Debido al impacto que generó nuestra denuncia, varios medios de comunicación nos han entrevistado y hemos expresado con total claridad los sucesos. Sin embargo, nosotros como organización no nos responsabilizamos de las interpretaciones, manejos, y/o alteraciones de redacción que se hagan por ellos sobre nuestros pronunciamientos oficiales. Enfatizamos en la transparencia de las declaraciones y en que se sancionen penal y disciplinariamente a los responsables del abuso de la autoridad y las agresiones sobre los jóvenes.

Nos mantendremos alerta para que estos casos en los que nuestros jóvenes son víctimas del abuso policial y de la estigmatización social no sigan ocurriendo.
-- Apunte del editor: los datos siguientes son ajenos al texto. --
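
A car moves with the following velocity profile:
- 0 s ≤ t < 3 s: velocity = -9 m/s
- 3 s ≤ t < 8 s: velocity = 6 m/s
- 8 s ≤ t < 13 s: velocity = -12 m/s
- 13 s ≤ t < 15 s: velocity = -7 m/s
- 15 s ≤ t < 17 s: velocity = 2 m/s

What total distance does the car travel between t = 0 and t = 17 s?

Distance (not displacement) is the total path length: add the absolute areas under v-t.
0–3 s: |-9| × 3 = 27 m
3–8 s: |6| × 5 = 30 m
8–13 s: |-12| × 5 = 60 m
13–15 s: |-7| × 2 = 14 m
15–17 s: |2| × 2 = 4 m
Total distance = 135 m

135 m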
Por lo tanto, insistimos en mantener una buena articulación con los diferentes entes de control y funcionarios del ministerio público para prevenir situaciones como las denunciadas u otras que puedan vulnerar los derechos de las y los jóvenes.

Seguiremos persistiendo en la defensa de los derechos fundamentales de las y los jóvenes de nuestro país, en la lucha por forjar paz desde los barrios, veredas, los diferentes parches, colectivos y grupos manteniendo la esperanza en que una Colombia nueva sí es posible, que la vida juvenil debe ser un escenario de paz y no de guerra.

Somos la generación de la paz, somos esperanza de cambio.